With his dark suit, black hat, and white shirt, Reb Eliyahu looks like a thousand other avreichim across the Holy City, but there is something that sets him apart, a certain seriousness, a maturity and understanding that is usually accompanied by silver hair and wrinkles. Then again, the young man has had to contend with more than others do in a lifetime: in a blink, he lost his father, mother and sister. With no time to react, he found himself a father to a long line of younger siblings, and even before sitting shivah, he was forced to make life-and-death medical decisions for his sister. He was the one who accompanied her to America, spending most of the year following the accident traveling from hospital to hospital with her.

And, it seems, since that time ten years ago, he’s had little time to think — there is too much to do, between tending to his own growing family and the one his parents left him. But on a bright winter morning, he allows the words to tumble out, shares the feelings and memories and insights into what it was like to be a member of that home: a home of the bricks and mortar of this world, that somehow carried within it the scent of the next.

“There is a misconception about my father and his message. In a sentence, it was about forming a real and vibrant connection with HaKadosh Baruch Hu, but that isn’t as simple a concept as it sounds.
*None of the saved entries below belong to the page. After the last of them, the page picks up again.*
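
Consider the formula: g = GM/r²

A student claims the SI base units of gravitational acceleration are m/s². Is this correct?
Units of each symbol in g = GM/r²:
  G (gravitational constant): m³/(kg·s²)
  M (mass): kg
  r (distance): m  → to the power 2 in the denominator, contributes 1/m²

Multiplying the contributions: [m³/(kg·s²)] · [kg] · [1/m²]
Adding exponents of each base unit: m: 1, s: -2
SI base units of gravitational acceleration: m/s²

The claimed units m/s² match the derived units, so the claim is correct.

Answer: Yes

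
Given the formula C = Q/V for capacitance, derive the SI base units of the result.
Units of each symbol in C = Q/V:
  Q (charge, in coulombs): s·A
  V (voltage, in volts): kg·m²/(s³·A)  → in the denominator, contributes s³·A/(kg·m²)

Multiplying the contributions: [s·A] · [s³·A/(kg·m²)]
Adding exponents of each base unit: kg: -1, m: -2, s: 4, A: 2
SI base units of capacitance: s⁴·A²/(kg·m²)

Answer: s⁴·A²/(kg·m²)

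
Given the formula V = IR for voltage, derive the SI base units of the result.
Units of each symbol in V = IR:
  I (current): A
  R (resistance, in ohms): kg·m²/(s³·A²)

Multiplying the contributions: [A] · [kg·m²/(s³·A²)]
Adding exponents of each base unit: kg: 1, m: 2, s: -3, A: -1
SI base units of voltage: kg·m²/(s³·A)

Answer: kg·m²/(s³·A)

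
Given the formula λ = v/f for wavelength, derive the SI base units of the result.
Units of each symbol in λ = v/f:
  v (wave speed): m/s
  f (frequency): 1/s  → in the denominator, contributes s

Multiplying the contributions: [m/s] · [s]
Adding exponents of each base unit: m: 1
SI base units of wavelength: m

Answer: m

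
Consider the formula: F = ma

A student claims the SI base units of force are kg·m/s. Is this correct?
Units of each symbol in F = ma:
  m (mass): kg
  a (acceleration): m/s²

Multiplying the contributions: [kg] · [m/s²]
Adding exponents of each base unit: kg: 1, m: 1, s: -2
SI base units of force: kg·m/s²

The claimed units kg·m/s (exponents kg: 1, m: 1, s: -1) do not match the derived units kg·m/s² (exponents kg: 1, m: 1, s: -2), so the claim is incorrect.

Answer: No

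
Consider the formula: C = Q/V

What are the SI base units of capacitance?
Units of each symbol in C = Q/V:
  Q (charge, in coulombs): s·A
  V (voltage, in volts): kg·m²/(s³·A)  → in the denominator, contributes s³·A/(kg·m²)

Multiplying the contributions: [s·A] · [s³·A/(kg·m²)]
Adding exponents of each base unit: kg: -1, m: -2, s: 4, A: 2
SI base units of capacitance: s⁴·A²/(kg·m²)

Answer: s⁴·A²/(kg·m²)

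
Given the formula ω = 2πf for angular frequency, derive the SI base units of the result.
Units of each symbol in ω = 2πf:
  f (frequency): 1/s
  The factor 2π is dimensionless.

Multiplying the contributions: [1/s]
Adding exponents of each base unit: s: -1
SI base units of angular frequency: 1/s

Answer: 1/s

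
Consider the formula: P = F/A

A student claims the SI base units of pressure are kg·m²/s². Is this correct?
Units of each symbol in P = F/A:
  F (force): kg·m/s²
  A (area): m²  → in the denominator, contributes 1/m²

Multiplying the contributions: [kg·m/s²] · [1/m²]
Adding exponents of each base unit: kg: 1, m: -1, s: -2
SI base units of pressure: kg/(m·s²)

The claimed units kg·m²/s² (exponents kg: 1, m: 2, s: -2) do not match the derived units kg/(m·s²) (exponents kg: 1, m: -1, s: -2), so the claim is incorrect.

Answer: No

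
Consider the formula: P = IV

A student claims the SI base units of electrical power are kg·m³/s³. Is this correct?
Units of each symbol in P = IV:
  I (current): A
  V (voltage, in volts): kg·m²/(s³·A)

Multiplying the contributions: [A] · [kg·m²/(s³·A)]
Adding exponents of each base unit: kg: 1, m: 2, s: -3
SI base units of electrical power: kg·m²/s³

The claimed units kg·m³/s³ (exponents kg: 1, m: 3, s: -3) do not match the derived units kg·m²/s³ (exponents kg: 1, m: 2, s: -3), so the claim is incorrect.

Answer: No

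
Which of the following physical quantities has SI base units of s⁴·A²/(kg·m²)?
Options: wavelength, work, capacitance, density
Checking the SI base units of each option:
  wavelength (λ = v/f): m  ✗
  work (W = Fd): kg·m²/s²  ✗
  capacitance (C = Q/V): s⁴·A²/(kg·m²)  ✓ matches
  density (ρ = m/V): kg/m³  ✗

Only capacitance has units s⁴·A²/(kg·m²).

Answer: capacitance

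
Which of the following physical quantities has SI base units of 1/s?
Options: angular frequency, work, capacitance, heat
Checking the SI base units of each option:
  angular frequency (ω = 2πf): 1/s  ✓ matches
  work (W = Fd): kg·m²/s²  ✗
  capacitance (C = Q/V): s⁴·A²/(kg·m²)  ✗
  heat (Q = mcΔT): kg·m²/s²  ✗

Only angular frequency has units 1/s.

Answer: angular frequency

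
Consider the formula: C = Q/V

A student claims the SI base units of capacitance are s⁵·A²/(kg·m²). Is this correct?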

“I remember standing with him on a street corner in Yerushalayim, near Ahavat Shalom, after we finished learning one day. ‘Eliyahu,’ he said to me, ‘people think of the Ribono shel Olam as a friend. But the pasuk in Koheles says: ki Elokim baShamayim v’atah al ha’aretz, al kein yihiyu dvarecha muatim. A person has to be careful what comes out of his mouth. It’s dangerous, the picture people have of Him,kmo sabba’le zakein, like a sweet elderly grandfather. That means they focus on the love and satisfaction that we give Him, but they ignore the awe that is as much a part of the relationship as unconditional love. We have no concept of what He is. All that the seforim reveal is just about His behavior with us, but in essence, He is fire — being bound to him comes with frightening responsibility.’ ”

Reb Eliyahu shrugs. “That’s what he said to me, and that was my father’s message. Sure, it’s a real connection, but it’s laced with pachad. We are used to simplifying things: the Litvaks care about the particulars of halachah, and chassidim choose to stress the emotional connection of the mitzvah. The fine line between them was where my father made his place. They are both necessary for the relationship — the feeling, but also the seriousness. Emotion within the framework of din.”

“When my father was a bochur, he would often spend time alone on the roof of the Breslov yeshivah in contemplation, hisbodedus. Some bochurim went running to the rosh yeshivah, Reb Berel Soloveitchik, and said, ‘Shimshon will become a Breslover.’ Reb Berel laughed. ‘Leave Shimshie alone, you don’t have don’t worry about him.’

“The rosh yeshivah understood that my father was able to incorporate the yearning for a Divine connection into his avodah as a talmid of Brisk.”

On Rosh HaShanah, Rav Shimshon had a halachic dilemma: he wanted to daven a long Shemoneh Esrei to use every moment of the holy day for prayer, yet there is a Brisker chumrah that, in order to fulfill the din of tekios d’meyushav, one has to hear the words of the chazzan’s repetition from the chazzan. That would mean keeping his Shemoneh Esrei short. That was his type of sheilah — he wanted to daven and daven ... but also to keep to the fine points of halachah, down to the Brisker chumrah. Incidentally, he ultimately decided to finish Shemoneh Esrei in time for Chazaras HaShatz, like the Brisker minhag.

“If you want to write about my father, that’s who he was, and that was his message to the world.”